Algeria: HRW Denounces Lack of Freedom of Speech, Assembly & Association

Algeria: HRW Denounces Lack of Freedom of Speech, Assembly & Association

Human Rights Watch has denounced the systematic violations of freedom of speech, assembly & association despite constitutional amendments guaranteeing these rights.

Algerian authorities continued to resort in 2017 to criminal prosecutions for peaceful speech. They have also continued to ban demonstrations in Algiers, says HRW in its report 2018.

The document says Algerian authorities routinely violate the right to freedom of assembly, using the penal code, which punishes organizing or participating in an unauthorized demonstration in a public place with up to one year in prison.

Authorities in Algiers, the capital, banned public demonstrations indefinitely in 2001, when the country was under a state of emergency. They did not rescind the ban when they lifted the state of emergency in 2011, notes the Rights Watchdog.

The ban on demonstrations in Algiers is strictly enforced by authorities, who mobilize large numbers of police to thwart demonstrations and detain participants, usually holding them for a few hours before releasing them.

For example, on September 6, 2017, dozens of protesters took to a square in central Algiers wearing t-shirts with the words “Article 102,” referring to the constitutional article that stipu¬lates a president can be removed from office if he cannot carry out his duties, but dozens of them were detained.

In 2012, the Algerian government enacted Law 12-06, which requires all associations—including those that had already successfully registered—to re-file registration applications and obtain a registration receipt from the Interior Ministry before they can operate legally, in a cumbersome procedure akin to a new registration.

To date, major human rights organizations such as the Algerian League for Human Rights (Ligue Algérienne des Droits de l’Homme, LADDH) and Youth Action Rally (Rassemblement Action Jeunesse, RAJ), and the Algerian division of Amnesty International, which all submitted compliance applications in January 2014 as provided for by Law 12-06, have still not obtained a receipt certifying their legal existence. Lack of a receipt means they are unable to open a bank account or rent an office in their own name or hire a public hall for a meeting.

Moreover, members of an association that is “non-accredited, suspended, or dissolved” risk prison sentences of up to six months for conducting activities in its name.
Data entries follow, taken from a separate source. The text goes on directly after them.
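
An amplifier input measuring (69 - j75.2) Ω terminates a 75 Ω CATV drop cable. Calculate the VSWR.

VSWR ≈ 2.73

Γ = (Z_L − Z_0)/(Z_L + Z_0) = (-6 − j75.2)/(144 − j75.2)
|Γ| = 75.4/162 = 0.464
VSWR = (1 + |Γ|)/(1 − |Γ|) = 1.46/0.536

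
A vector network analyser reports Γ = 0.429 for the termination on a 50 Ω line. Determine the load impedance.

Z_L = Z_0·(1 + Γ)/(1 − Γ) = 50·(1.43)/(0.571)

Z_L ≈ 125 Ω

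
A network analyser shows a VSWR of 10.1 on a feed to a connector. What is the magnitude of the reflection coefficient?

|Γ| ≈ 0.82

|Γ| = (S − 1)/(S + 1) = (10.1 − 1)/(10.1 + 1) = 9.1/11.1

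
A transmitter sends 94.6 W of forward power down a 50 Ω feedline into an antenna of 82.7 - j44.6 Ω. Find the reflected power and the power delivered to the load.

P_reflected ≈ 14.8 W; P_delivered ≈ 79.8 W

|Γ| = |(32.7 − j44.6)/(132.7 − j44.6)| = 0.395
|Γ|² = 0.156
P_refl = |Γ|²·P_inc = 14.8 W, P_del = (1 − |Γ|²)·P_inc = 79.8 W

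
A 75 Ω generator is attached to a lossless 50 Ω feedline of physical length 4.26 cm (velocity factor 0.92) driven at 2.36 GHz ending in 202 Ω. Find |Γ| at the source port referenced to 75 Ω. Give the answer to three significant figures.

λ = v/f = 0.92·c / 2.36 GHz = 0.117 m
βl = 2π·l/λ = 2π × 0.364 = 131°
tan(βl) = -1.14
Z_in = Z_0·(Z_L + jZ_0·tanβl)/(Z_0 + jZ_L·tanβl) = 20.8 + j39.2 Ω
Γ_s = (Z_in − Z_s)/(Z_in + Z_s) = (-54.2 + j39.2)/(95.8 + j39.2), |Γ_s| = 0.646

|Γ| ≈ 0.646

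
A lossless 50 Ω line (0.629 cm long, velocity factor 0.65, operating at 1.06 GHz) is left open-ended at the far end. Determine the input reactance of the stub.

X_in ≈ -229 Ω (capacitive)

λ = v/f = 0.65·c / 1.06 GHz = 0.184 m
βl = 2π·l/λ = 2π × 0.0342 = 12.3°
tan(βl) = 0.218
For an open-ended stub, Z_in = −jZ_0·cot(βl) = −jZ_0/tan(βl)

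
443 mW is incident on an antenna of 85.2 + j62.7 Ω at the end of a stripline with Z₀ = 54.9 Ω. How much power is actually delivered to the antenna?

|Γ| = |(30.3 + j62.7)/(140.1 + j62.7)| = 0.454
|Γ|² = 0.206
P_refl = |Γ|²·P_inc = 91.2 mW, P_del = (1 − |Γ|²)·P_inc = 352 mW

P_delivered ≈ 352 mW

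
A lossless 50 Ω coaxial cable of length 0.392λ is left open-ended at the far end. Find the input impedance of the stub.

Z_in ≈ +j62 Ω

βl = 2π × 0.392 = 141°
tan(βl) = -0.806
For an open-ended stub, Z_in = −jZ_0·cot(βl) = −jZ_0/tan(βl)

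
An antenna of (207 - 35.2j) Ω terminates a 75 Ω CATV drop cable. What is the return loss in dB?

RL ≈ 6.36 dB

Γ = (132 − j35.2)/(282 − j35.2), |Γ| = 0.481
RL = −20·log₁₀|Γ| = −20·log₁₀(0.481)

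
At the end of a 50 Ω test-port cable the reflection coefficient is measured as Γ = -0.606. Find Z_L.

Z_L ≈ 12.3 Ω

Z_L = Z_0·(1 + Γ)/(1 − Γ) = 50·(0.394)/(1.61)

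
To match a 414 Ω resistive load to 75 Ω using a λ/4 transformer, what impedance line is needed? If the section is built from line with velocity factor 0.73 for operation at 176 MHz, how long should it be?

Z_qwt = √(Z_0·R_L) = √(75 × 414) = √31050
λ = 0.73·c/f = 1.24 m, so l = λ/4 = 0.311 m

Z_qwt ≈ 176 Ω; length ≈ 31.1 cm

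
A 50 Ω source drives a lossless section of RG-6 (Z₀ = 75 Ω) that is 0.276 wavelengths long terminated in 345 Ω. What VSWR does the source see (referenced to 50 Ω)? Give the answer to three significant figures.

VSWR ≈ 3.17

βl = 2π × 0.276 = 99.4°
tan(βl) = -6.07
Z_in = Z_0·(Z_L + jZ_0·tanβl)/(Z_0 + jZ_L·tanβl) = 16.7 + j11.8 Ω
Γ_s = (Z_in − Z_s)/(Z_in + Z_s) = (-33.3 + j11.8)/(66.7 + j11.8), |Γ_s| = 0.521
VSWR = (1 + |Γ_s|)/(1 − |Γ_s|)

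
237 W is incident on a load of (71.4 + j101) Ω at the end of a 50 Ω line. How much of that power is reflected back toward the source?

|Γ| = |(21.4 + j101)/(121.4 + j101)| = 0.654
|Γ|² = 0.427
P_refl = |Γ|²·P_inc = 101 W, P_del = (1 − |Γ|²)·P_inc = 136 W

P_reflected ≈ 101 W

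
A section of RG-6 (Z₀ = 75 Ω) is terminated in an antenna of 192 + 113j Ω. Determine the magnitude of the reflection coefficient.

Γ = (Z_L − Z_0)/(Z_L + Z_0) = (117 + j113)/(267 + j113)
|Γ| = 163/290

|Γ| ≈ 0.561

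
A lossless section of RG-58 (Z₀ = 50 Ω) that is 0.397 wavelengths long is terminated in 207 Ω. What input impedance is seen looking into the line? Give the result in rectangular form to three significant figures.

βl = 2π × 0.397 = 143°
tan(βl) = tan(143°) = -0.756
Z_in = Z_0·(Z_L + jZ_0·tanβl)/(Z_0 + jZ_L·tanβl)
     = 50·(207 − j37.8)/(50 − j156)

Z_in ≈ 30.1 + j56.5 Ω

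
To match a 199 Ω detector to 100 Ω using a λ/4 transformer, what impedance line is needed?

Z_qwt = √(Z_0·R_L) = √(100 × 199) = √19900

Z_qwt ≈ 141 Ω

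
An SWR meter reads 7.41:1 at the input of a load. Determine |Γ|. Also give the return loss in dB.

|Γ| ≈ 0.762; return loss ≈ 2.36 dB

|Γ| = (S − 1)/(S + 1) = (7.41 − 1)/(7.41 + 1) = 6.41/8.41
RL = −20·log₁₀|Γ| = −20·log₁₀(0.762)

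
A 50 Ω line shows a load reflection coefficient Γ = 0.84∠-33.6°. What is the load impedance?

Z_L = Z_0·(1 + Γ)/(1 − Γ) = 50·(1.7 − j0.465)/(0.3 + j0.465)

Z_L ≈ 48.1 − j152 Ω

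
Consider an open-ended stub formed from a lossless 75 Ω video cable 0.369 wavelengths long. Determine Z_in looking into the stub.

βl = 2π × 0.369 = 133°
tan(βl) = -1.08
For an open-ended stub, Z_in = −jZ_0·cot(βl) = −jZ_0/tan(βl)

Z_in ≈ +j69.5 Ω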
According to HRW, Algerian authorities used the association law to deny registration to a charitable organization formed by members of Algeria’s tiny Ahmadiyya religious minority, basing its refusal on language in the law that gives authorities broad leeway to deny authorization if they deem that the content and objectives of a group’s activities violate Algeria’s “fundamental principles (constantes nationales) and values, public order, public morals, and the applicable laws and regulations.”

In 2017, authorities prosecuted a number of Algerians for critical speech, says the HRW report, citing in this regard many cases. On August 9, 2016, an Algiers appeals court upheld a two-year prison sentence for Mohamed Tamalt, a freelance journalist with dual Algerian and British nationality, for a video he posted on Facebook featuring a poem deemed offensive to Algeria’s president.

Tamalt died in prison on December 11, 2016, after staging a hunger strike to protest his conviction. Authorities denied mistreatment but his family insisted that negligence or mistreatment contributed to his death.